Design system tokens are meant to be flexible and work cross-platform, which means different teams, different implementations, and different libraries will name things differently. This is where this specification would fit in. A lot of interoperability could be realized, if we all, for example, named our color palette colors and named the font sizes we use fontSizes. What you do beyond that and what data format you use to store these values, is up to you. It's trivial to convert JSON to ES modules to YAML or even TOML, if that's your thing. It's also just a data structure, so transforming between other data structures (e.g. design tools or a GraphQL API) should also be possible. This standard also wouldn't try to solve the extremely complex problems of how to name the colors themselves.

A Theme Specification

If I haven't lost you by now, and if this interests you, I've started a rough idea of what this could look like here: Theme Specification. Imagine if the entire ecosystem of open source React UI components adhered to a common naming convention for theming, while still allowing you to choose the CSS-in-JS library of your choice. Any new UI component you add to your application, could instantly pick up the values from your theme and mimic the look and feel of the rest of your application, without needing to write any custom CSS. I think that could be pretty cool.

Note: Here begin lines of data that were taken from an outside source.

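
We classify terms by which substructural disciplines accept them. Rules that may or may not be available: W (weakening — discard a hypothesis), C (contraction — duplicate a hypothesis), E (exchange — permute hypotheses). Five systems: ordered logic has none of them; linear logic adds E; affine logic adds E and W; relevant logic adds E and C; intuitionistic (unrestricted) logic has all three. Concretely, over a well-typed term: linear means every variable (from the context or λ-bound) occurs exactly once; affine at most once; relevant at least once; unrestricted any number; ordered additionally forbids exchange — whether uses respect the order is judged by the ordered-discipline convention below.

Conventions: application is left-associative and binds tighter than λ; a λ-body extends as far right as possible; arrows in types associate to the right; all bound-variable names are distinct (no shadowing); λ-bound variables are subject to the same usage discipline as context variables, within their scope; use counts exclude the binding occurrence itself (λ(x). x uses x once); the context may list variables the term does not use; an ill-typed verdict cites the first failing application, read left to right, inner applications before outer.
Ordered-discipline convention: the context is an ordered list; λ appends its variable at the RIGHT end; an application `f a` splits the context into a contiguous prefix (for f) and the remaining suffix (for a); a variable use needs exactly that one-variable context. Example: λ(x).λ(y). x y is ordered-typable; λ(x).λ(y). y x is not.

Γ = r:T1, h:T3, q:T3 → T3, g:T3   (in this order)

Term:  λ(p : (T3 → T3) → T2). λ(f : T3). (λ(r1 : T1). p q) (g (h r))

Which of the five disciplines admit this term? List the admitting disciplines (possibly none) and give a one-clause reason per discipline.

admitting disciplines: none
counts: r: 1×, h: 1×, q: 1×, g: 1×, p (λ-bound): 1×, f (λ-bound): 0×, r1 (λ-bound): 0×
left-to-right use order: p, q, g, h, r
typing: ill-typed: can't apply a value of type T3
ordered ✗ (a type mismatch blocks all five)
linear ✗ (the type mismatch rejects it)
affine ✗ (not simply typable)
relevant ✗ (fails simple typing)
unrestricted ✗ (a type mismatch blocks all five)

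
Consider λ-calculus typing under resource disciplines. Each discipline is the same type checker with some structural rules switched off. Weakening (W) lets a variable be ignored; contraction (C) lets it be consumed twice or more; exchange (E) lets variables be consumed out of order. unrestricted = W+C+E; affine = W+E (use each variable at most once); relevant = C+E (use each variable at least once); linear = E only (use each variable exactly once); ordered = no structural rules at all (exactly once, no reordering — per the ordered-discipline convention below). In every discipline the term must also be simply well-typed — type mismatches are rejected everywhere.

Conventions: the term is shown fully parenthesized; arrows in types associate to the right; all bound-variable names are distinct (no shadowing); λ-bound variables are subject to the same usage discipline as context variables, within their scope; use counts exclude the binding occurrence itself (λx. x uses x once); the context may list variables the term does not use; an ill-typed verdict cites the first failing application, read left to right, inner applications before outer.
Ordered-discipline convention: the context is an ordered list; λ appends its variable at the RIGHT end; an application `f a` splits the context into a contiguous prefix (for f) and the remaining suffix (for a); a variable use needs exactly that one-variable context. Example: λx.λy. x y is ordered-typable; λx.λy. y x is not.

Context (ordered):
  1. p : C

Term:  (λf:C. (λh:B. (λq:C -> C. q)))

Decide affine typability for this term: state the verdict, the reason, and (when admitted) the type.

yes — p, f, h, q: no repeats, contraction unneeded; term : C -> B -> (C -> C) -> C -> C
counts: p ×0, f (bound) ×0, h (bound) ×0, q (bound) ×1
use order (left to right): q
typing: ✓ — C -> B -> (C -> C) -> C -> C
summary: ordered ✗; linear ✗; affine ✓; relevant ✗; unrestricted ✓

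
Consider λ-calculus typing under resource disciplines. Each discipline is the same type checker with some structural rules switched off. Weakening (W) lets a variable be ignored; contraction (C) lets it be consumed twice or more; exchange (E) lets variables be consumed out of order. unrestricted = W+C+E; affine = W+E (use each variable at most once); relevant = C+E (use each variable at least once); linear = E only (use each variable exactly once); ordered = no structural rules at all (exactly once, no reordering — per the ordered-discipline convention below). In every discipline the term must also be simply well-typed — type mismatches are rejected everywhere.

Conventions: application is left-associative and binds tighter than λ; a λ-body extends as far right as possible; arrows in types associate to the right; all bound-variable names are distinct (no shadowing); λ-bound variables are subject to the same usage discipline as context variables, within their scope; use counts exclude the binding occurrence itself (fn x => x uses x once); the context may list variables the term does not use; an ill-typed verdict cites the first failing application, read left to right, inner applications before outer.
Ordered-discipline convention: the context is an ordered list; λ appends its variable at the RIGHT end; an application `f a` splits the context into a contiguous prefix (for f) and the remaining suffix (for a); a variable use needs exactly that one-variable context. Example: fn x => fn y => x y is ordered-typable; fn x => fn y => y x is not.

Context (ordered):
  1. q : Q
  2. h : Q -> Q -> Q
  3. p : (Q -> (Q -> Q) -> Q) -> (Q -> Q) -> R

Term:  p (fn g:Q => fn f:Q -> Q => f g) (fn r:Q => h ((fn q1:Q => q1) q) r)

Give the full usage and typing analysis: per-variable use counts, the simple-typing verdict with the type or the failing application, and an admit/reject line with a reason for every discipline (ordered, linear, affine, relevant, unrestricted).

usage: q ×1; h ×1; p ×1; g (λ-bound) ×1; f (λ-bound) ×1; r (λ-bound) ×1; q1 (λ-bound) ×1
uses in reading order: p, f, g, h, q1, q, r
typing: the term checks, with type R
ordered: ✗, use order p, f, g, h, q1, q, r needs exchange
linear: ✓, single use per variable (q, h, p, g, f, r, q1)
affine: ✓, none of q, h, p, g, f, r, q1 used more than once
relevant: ✓, at least one use each (q, h, p, g, f, r, q1)
unrestricted: ✓, simply typable at R; W, C, E all held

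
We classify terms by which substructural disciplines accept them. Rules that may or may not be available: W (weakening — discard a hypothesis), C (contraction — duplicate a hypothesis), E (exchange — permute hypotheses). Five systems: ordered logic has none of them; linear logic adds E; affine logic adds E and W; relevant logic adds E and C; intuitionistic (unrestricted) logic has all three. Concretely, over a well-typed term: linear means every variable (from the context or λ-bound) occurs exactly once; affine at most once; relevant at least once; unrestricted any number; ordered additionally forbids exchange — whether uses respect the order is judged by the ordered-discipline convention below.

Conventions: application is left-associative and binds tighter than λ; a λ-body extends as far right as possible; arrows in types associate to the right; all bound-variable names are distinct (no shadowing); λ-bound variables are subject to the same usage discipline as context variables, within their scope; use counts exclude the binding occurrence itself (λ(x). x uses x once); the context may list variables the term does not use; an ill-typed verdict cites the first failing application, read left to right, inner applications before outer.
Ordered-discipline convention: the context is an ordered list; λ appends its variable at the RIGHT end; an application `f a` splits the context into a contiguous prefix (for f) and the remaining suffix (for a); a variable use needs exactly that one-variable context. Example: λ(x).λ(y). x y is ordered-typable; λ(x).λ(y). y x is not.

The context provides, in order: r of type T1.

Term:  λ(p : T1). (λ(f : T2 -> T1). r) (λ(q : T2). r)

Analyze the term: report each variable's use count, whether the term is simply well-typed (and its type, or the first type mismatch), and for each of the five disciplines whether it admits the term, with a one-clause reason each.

variable uses: r: 2; p [bound]: 0; f [bound]: 0; q [bound]: 0
order of uses: r, r
typing: ✓ — T1 -> T1
ordered ✗ (uses contraction: r ×2; p, f, q left unused)
linear ✗ (uses contraction: r ×2; p, f, q left unused)
affine ✗ (uses contraction: r ×2)
relevant ✗ (p, f, q left unused)
unrestricted ✓ (simply typable at T1 -> T1; W, C, E all held)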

Ultimately this specification should be completely decoupled from the Styled System library, and I can move this to a more neutral location in the near future, but this seemed like a logical place to start this discussion.

Let me know what you think on Twitter or by opening an issue.

Footnotes

  1. Design system tokens are a fantastic abstraction. They try to solve the problem of sharing a brand's core style values cross-platform, whereas this specification is (initially) primarily focused on CSS/JS development – i.e. a potential output from design tokens. Design system tokens and this theme specification should be completely compatible with each other and decoupled from one another.